Eighteen years after they were moved from their island home to Oclucje – because they had no running water, residents are forced to truck in water after their well dried up August 27th.
Youth worker/part-time maintenance man Kyle Harry, 21, said the village received their food fish in the days prior to the 27th; some families received 200 sockeye and they all had to be cleaned and preserved. The demand for water was higher than normal but absolutely necessary in order to save the fish before it spoiled under the hot summer sun.
“People were cleaning their fish in their yards and hoses were running constantly to clean the fish,” Harry explained. And with no rain for two months it didn’t take long for the water tank and well to dry up.
The tiny village of Oclucje, population approximately 70, has only eight occupied homes along with an administration and health building. Located more than 200km northwest of Campbell River, Oclucje is far, far away from the modern conveniences of city life.
Oclucje is serviced by a drilled well; water is pumped from the well up the hill to a large storage tank. The tank is so large, says Chief Walter Michael, that when the rain does start, it will take three days to fill it. But the Chief fears the well is no longer capable of supplying the water to meet the needs of the community.
Chief Michael is exploring water service options with DIA and Chatwin Engineering. DIA, he said is willing to truck water in and also fast-track approval for the drilling of a new well if necessary but solid plans have not yet been confirmed.
If the village is forced to wait for the rain and use the existing system, Chief Michael says the community will be permitted to use their water as the tank fills but on a very restricted basis.
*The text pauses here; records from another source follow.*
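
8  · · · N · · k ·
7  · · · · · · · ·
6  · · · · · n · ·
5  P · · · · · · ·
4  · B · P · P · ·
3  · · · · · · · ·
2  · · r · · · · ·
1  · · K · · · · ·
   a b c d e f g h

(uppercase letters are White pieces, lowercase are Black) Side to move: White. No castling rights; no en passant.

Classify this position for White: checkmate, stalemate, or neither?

White to move; white king on c1.
In check: yes, from the black rook on c2.
Legal moves for White: Kxc2, Kd1, Kb1.
White is in check but has 3 legal moves → neither.

neither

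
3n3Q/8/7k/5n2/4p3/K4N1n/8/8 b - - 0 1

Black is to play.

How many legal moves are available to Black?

Black to move; king on h6.
In check: yes, from the white queen on h8.
Legal moves: Kg6.
Count: 1.

1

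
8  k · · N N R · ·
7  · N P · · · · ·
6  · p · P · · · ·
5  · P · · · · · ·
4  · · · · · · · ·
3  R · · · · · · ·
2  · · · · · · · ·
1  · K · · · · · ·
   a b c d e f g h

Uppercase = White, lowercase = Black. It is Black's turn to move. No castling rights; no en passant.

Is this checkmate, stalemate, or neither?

Black to move; black king on a8.
In check: yes, from the white rook on a3.
King squares — a7: attacked by Ra3; b7: attacked by Nd8; b8: attacked by Pc7.
Legal moves for Black: none.
In check with no legal moves → checkmate.

checkmate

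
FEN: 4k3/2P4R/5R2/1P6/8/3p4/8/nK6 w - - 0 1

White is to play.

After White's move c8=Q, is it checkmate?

After c8=Q: black king on e8; in check: yes, from the white queen on c8.
King squares — d7: attacked by Rh7; e7: attacked by Rh7; f7: attacked by Rf6; d8: attacked by Qc8; f8: attacked by Rf6.
Black has no legal moves → checkmate.

yes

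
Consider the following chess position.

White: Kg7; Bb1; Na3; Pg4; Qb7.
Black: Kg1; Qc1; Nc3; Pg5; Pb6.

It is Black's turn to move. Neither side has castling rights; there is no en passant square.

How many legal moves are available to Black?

Black to move; king on g1.
In check: no.
Legal moves: Nd5, Nb5, Ne4, Na4, Ne2, Na2, Nd1, Nxb1, Kh2, Kf2, Kf1, Qf4, Qe3, Qxa3, Qd2, Qc2, Qb2, Qf1, Qe1, Qd1, Qxb1, b5.
Count: 22.

22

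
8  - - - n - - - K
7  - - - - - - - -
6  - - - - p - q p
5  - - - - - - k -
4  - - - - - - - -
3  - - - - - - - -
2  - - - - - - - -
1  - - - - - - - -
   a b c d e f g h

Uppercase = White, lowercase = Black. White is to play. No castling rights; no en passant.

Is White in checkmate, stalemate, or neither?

stalemate

White to move; white king on h8.
In check: no.
King squares — g7: attacked by Qg6; h7: attacked by Qg6; g8: attacked by Qg6.
Legal moves for White: none.
Not in check and no legal moves → stalemate.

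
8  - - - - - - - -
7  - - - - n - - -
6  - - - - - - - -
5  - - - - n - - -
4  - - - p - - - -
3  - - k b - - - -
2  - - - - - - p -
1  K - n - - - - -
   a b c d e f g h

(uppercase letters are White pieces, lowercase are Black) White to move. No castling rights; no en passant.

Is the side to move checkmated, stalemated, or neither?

White to move; white king on a1.
In check: no.
King squares — b1: attacked by Bd3; a2: attacked by Nc1; b2: attacked by Kc3.
Legal moves for White: none.
Not in check and no legal moves → stalemate.

stalemate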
In the meantime, residents drive 16km to Zeballos where they do laundry and shower at the homes of relatives. Chief Michael and Audrey Smith make at least ten trips a day to Zeballos, bringing in bottled drinking water and taxiing residents back and forth.
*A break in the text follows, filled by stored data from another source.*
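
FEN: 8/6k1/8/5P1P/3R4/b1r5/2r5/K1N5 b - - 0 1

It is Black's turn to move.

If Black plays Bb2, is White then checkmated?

After Bb2: white king on a1; in check: yes, from the black bishop on b2.
White has 2 legal replies: Ka2, Kb1.
In check but a legal move exists → not checkmate.

no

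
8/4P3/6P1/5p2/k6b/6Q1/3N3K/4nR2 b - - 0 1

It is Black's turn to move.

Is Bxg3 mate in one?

After Bxg3: white king on h2; in check: yes, from the black bishop on g3.
White has 4 legal replies: Kh3, Kxg3, Kh1, Kg1.
In check but a legal move exists → not checkmate.

no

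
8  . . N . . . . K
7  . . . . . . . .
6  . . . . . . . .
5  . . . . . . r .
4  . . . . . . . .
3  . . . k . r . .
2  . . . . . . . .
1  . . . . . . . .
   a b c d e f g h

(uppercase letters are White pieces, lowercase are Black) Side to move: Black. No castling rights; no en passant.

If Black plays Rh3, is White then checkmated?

After Rh3: white king on h8; in check: yes, from the black rook on h3.
King squares — g7: attacked by Rg5; h7: attacked by Rh3; g8: attacked by Rg5.
White has no legal moves → checkmate.

yes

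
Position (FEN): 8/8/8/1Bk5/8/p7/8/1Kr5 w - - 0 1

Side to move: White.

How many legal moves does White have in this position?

White to move; king on b1.
In check: yes, from the black rook on c1.
Legal moves: Ka2, Kxc1.
Count: 2.

2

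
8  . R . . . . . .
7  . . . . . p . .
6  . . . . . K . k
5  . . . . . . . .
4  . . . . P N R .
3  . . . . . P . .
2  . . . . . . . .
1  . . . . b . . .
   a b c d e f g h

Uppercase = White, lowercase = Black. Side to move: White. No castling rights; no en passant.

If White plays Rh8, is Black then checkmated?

yes

After Rh8: black king on h6; in check: yes, from the white rook on h8.
King squares — g5: attacked by Rg4; h5: attacked by Nf4; g6: attacked by Nf4; g7: attacked by Rg4; h7: attacked by Rh8.
Black has no legal moves → checkmate.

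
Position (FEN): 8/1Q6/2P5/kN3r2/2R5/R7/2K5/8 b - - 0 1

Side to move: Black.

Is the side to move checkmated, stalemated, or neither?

Black to move; black king on a5.
In check: yes, from the white rook on a3.
King squares — a4: attacked by Ra3; b4: attacked by Rc4; b5: attacked by Qb7; a6: attacked by Ra3; b6: attacked by Qb7.
Legal moves for Black: none.
In check with no legal moves → checkmate.

checkmate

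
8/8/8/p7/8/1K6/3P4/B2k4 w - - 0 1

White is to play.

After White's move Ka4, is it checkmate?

After Ka4: black king on d1; in check: no.
Black is not in check, so this cannot be checkmate.

no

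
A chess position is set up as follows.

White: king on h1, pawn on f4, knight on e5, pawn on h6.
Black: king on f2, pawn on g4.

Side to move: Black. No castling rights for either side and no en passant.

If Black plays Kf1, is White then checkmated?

no

After Kf1: white king on h1; in check: no.
White is not in check, so this cannot be checkmate.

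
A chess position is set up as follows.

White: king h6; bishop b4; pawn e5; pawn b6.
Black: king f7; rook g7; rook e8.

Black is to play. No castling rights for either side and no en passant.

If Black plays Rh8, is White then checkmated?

After Rh8: white king on h6; in check: yes, from the black rook on h8.
King squares — g5: attacked by Rg7; h5: attacked by Rh8; g6: attacked by Kf7; g7: attacked by Kf7; h7: attacked by Rg7.
White has no legal moves → checkmate.

yes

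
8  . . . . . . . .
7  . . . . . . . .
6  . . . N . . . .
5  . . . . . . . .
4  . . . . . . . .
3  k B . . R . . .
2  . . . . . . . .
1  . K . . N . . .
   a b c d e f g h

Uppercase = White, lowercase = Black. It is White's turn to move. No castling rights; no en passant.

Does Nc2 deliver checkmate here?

yes

After Nc2: black king on a3; in check: yes, from the white knight on c2.
King squares — a2: attacked by Kb1; b2: attacked by Kb1; b3: attacked by Re3; a4: attacked by Bb3; b4: attacked by Nc2.
Black has no legal moves → checkmate.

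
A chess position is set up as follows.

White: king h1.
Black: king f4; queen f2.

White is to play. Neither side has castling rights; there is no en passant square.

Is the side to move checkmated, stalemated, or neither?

stalemate

White to move; white king on h1.
In check: no.
King squares — g1: attacked by Qf2; g2: attacked by Qf2; h2: attacked by Qf2.
Legal moves for White: none.
Not in check and no legal moves → stalemate.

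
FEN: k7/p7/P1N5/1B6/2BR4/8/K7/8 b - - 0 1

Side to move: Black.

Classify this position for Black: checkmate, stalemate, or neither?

Black to move; black king on a8.
In check: no.
King squares — a7: own pawn; b7: attacked by Pa6; b8: attacked by Nc6.
Legal moves for Black: none.
Not in check and no legal moves → stalemate.

stalemate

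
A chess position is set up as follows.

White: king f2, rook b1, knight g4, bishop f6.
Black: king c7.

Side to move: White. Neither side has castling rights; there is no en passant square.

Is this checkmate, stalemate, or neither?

White to move; white king on f2.
In check: no.
Legal moves for White include: Bh8, Bd8+, Bg7, Be7, Bg5, Be5+, Bh4, Bd4, Bc3, Bb2, Ba1, Nh6, Ne5, Ne3, Nh2, Kg3, Kf3, Ke3, ... (list truncated; more exist).
White has legal moves and is not in check → neither.

neither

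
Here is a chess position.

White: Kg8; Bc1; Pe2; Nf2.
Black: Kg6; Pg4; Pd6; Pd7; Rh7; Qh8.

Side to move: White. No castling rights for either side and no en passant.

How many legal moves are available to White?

White to move; king on g8.
In check: yes, from the black queen on h8.
Legal moves: none.
Count: 0.

0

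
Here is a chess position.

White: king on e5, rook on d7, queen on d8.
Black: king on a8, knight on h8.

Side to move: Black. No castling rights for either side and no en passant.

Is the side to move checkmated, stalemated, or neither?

Black to move; black king on a8.
In check: yes, from the white queen on d8.
King squares — a7: attacked by Rd7; b7: attacked by Rd7; b8: attacked by Qd8.
Legal moves for Black: none.
In check with no legal moves → checkmate.

checkmate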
The Mars Water Bombers in Port Alberni are on alert in case of fire at Oclucje.
Kyle Harry meets the trucks and hauls 5 gallon bottles and pails to each and every home using a rider lawnmower. They also draw water from a nearby creek, filling buckets and totes so residents can flush their toilets. Michael says the day before they brought in 115 gallons of drinking water along with dozens of 5 gallon pails of creek water to take care of the people for one day.
Chief Michael’s home is perched on a hill overlooking the community and with a breath-taking view of Espinoza Inlet. The yard is cluttered with blue plastic drinking water bottles and pails and totes of creek water.
The Band Office is closed because of the lack of water but that doesn’t mean the staff has nothing to do. On day four of the water crisis, Chief Michael rests in his arm chair and sighs, “Just cooking and doing the dishes is an all day job!” Between running back and forth for water he’s had to boil water to do his dishes and bathe the grandchildren.
He contemplates how he will go about doing his laundry, because it needs to be done soon. He glances over to his grandson Jord and says he needs to get him school clothes and supplies. “Maybe the fair will be in town this weekend, maybe we can take our laundry with us and do it then,” he said as the boy’s face lights up.
When asked how long the situation would go on Michael replied he had no idea. His hope, he says, is that Chatwin Engineering will drill a new well before the rainy season starts. “We need to upgrade, it would be good to have two systems,” he explained, “the new one for daily use and the old one for backup.”
Michael says the water shortage hasn’t caused any health problems yet. They are supplying the elders and all people with water so they can flush toilets. Some are opting for disposable dishes and cutlery to cut down on the workload and water demand.
He said he was just finishing up canning the last of his 200 sockeye when the taps ran dry. His mother Rose lost a few salmon which she tossed onto the beach. The next day the carcasses were crawling with crab. “Oh, we had a good crab feast last night!” she smiled.